American pianist Liberace, known for his gaudy stage outfits as much as his piano playing, died on February 4, 1987. The larger-than-life performer was 67 at the time of his death, caused by complications from AIDS. Per UPI, Liberace made his final will on January 22, 1987, less than one month before his death. He was said to have been worth $115 million, though the true extent of Liberace's assets is difficult to discern due to his flamboyant personality and tendency to exaggerate. Per the Los Angeles Times, the bulk of Liberace's estate went to the Liberace Foundation for the Creative and Performing Arts, which was founded in 1976.

He also left his sister, his dogs, his manager, his companion, and his maid various sums of money and items. However, an ugly legal battle began when Ina Liberace, Lester Liberace, Harry Liberace, and Rudolph Liberace Jr., all children of his brother Rudy who had passed 20 years prior, were left out of the will. Intriguingly, per the Los Angeles Times, their mother Isabel was gifted one of the entertainer's homes located in North Hollywood.

Liberace's niece and nephews fought back against not being included

On March 20, 1987, Liberace's three nephews and his niece appeared in a Las Vegas court to protest being left out of their uncle's will. Despite Ina saying she and her brothers were "very close to Uncle Lee" (via UPI), this doesn't seem to have been the case. Via the Los Angeles Times, George Rudiak, the representative lawyer for the Liberace estate, stated, "I understand they embarrassed him at his mother's funeral in 1980. I think he wrote them off at that time."

Additionally, per the above UPI article, attorney Richard Oshin, a specialist in probate and estate planning who was hired in January 1987 specifically to work on Liberace's final will, shut down claims that Liberace perhaps wasn't in the right headspace when signing the will. "Prior to the final will there was a 1982 will and several codicils, all of the previous documents left out the children," he stated. Ultimately, the case was dismissed, with the judge having no sympathy for Liberace's niece and nephews at all.

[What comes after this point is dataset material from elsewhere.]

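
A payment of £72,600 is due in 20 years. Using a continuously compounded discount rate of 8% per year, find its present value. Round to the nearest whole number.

£14,658

P = A·e^(−rt) = 72,600·e^(−1.6).
e^(−1.6) ≈ 0.20189651799, so P ≈ 14,657.6872.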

The piano player left large sums of money to friends and family

Another legal battle, in which a lot of Liberace's secrets were laid bare, took place in 1988. As reported by the Los Angeles Times, the petition was to remove Joel Strote as the trustee of Liberace's estate. It was brought forward by Liberace's sister, his companion Cary James, his maid, his personal manager, and his cook, who all testified that Strote had stripped them of what Liberace had wanted to give them. Their petition failed, though, as mentioned, Liberace did leave some money and gifts to some of the above plaintiffs.

Alongside giving his North Hollywood house to his sister-in-law, Liberace generously left his sister a sum of more than $500,000 (the exact sum is not known). In addition to his sister, he gifted his manager $60,000, his maid $5,000, and his cook a car as well as a house. The entertainer also gave his dogs, whom he was famously close to, $50,000. Finally, Liberace left James two automobiles as well as $250,000. James was considered to be Liberace's partner, although this information was never confirmed.